Executive-Coaching1In a knowledge economy within which the skills we have access to are often what sets us apart, you would imagine that there would be no shortage of learning and development opportunities available to employees.

Alas, that’s often not the case.  For instance, last year a study from Stanford found that whilst 100% of professionals surveyed by the researchers would like to be receiving some form of professional coaching, only 1/3 of them actually were.

It’s a gap that the learning and development platform WeCommend is trying to plug.  WeCommend is a new platform that aims to help in-house L&D folks find the best people to help deliver the training and coaching to their employees.

The hope is that the platform will provide a level of transparency to the whole process by allowing buyers to select the best suppliers based upon the recommendations of their peers in related industries.

I caught up with co-founder of the site, David James, recently to learn a bit more about the site and how he hoped it will help facilitate a boom in professional learning and development.

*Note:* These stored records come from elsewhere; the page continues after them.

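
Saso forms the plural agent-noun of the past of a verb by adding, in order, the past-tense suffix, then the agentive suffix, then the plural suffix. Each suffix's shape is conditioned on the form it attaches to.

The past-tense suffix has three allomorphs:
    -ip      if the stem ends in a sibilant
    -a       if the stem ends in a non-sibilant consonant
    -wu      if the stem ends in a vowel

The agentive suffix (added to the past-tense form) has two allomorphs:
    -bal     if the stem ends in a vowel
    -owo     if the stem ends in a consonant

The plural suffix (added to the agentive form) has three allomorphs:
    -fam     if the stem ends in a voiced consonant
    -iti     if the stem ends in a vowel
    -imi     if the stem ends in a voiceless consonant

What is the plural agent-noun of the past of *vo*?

*vo* — final sound /o/ (a vowel) → -wu → *vowu*.
The past-tense form *vowu*: final sound = /u/, a vowel → -bal → *vowubal*.
The agentive form *vowubal*: final sound = /l/, a voiced consonant → -fam → *vowubalfam*.

vowubalfam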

“WeCommend.com is a peer-to-peer recommendation platform where in company Learning & Development professionals share recommendations of their most trusted providers and search for new providers based on recommendations from their peers in other companies. The providers (facilitators, trainers, coaches, etc) benefit from amplified word-of-mouth where potential new clients can find them,” he said.

James himself arrives at WeCommend via a long and successful career in learning and development that culminated in a happy stint at Disney.

The hope is that the knowledge and experience from that career will uniquely position WeCommend to make a difference in the workplace.

The site is free to use, and you can easily acquire commendations for your work from those you have engaged with.

Suffice to say, the site is operating in an environment within which employees frequently complain about a lack of training and development opportunities.

Whilst the site can’t really overcome that seemingly cultural lack of appreciation of the importance of learning at an organizational level, they can at least make it easier to find the right help when you’ve made the decision to invest.

On that score, the site appears to do a superb job and I wish it the best of luck in the future.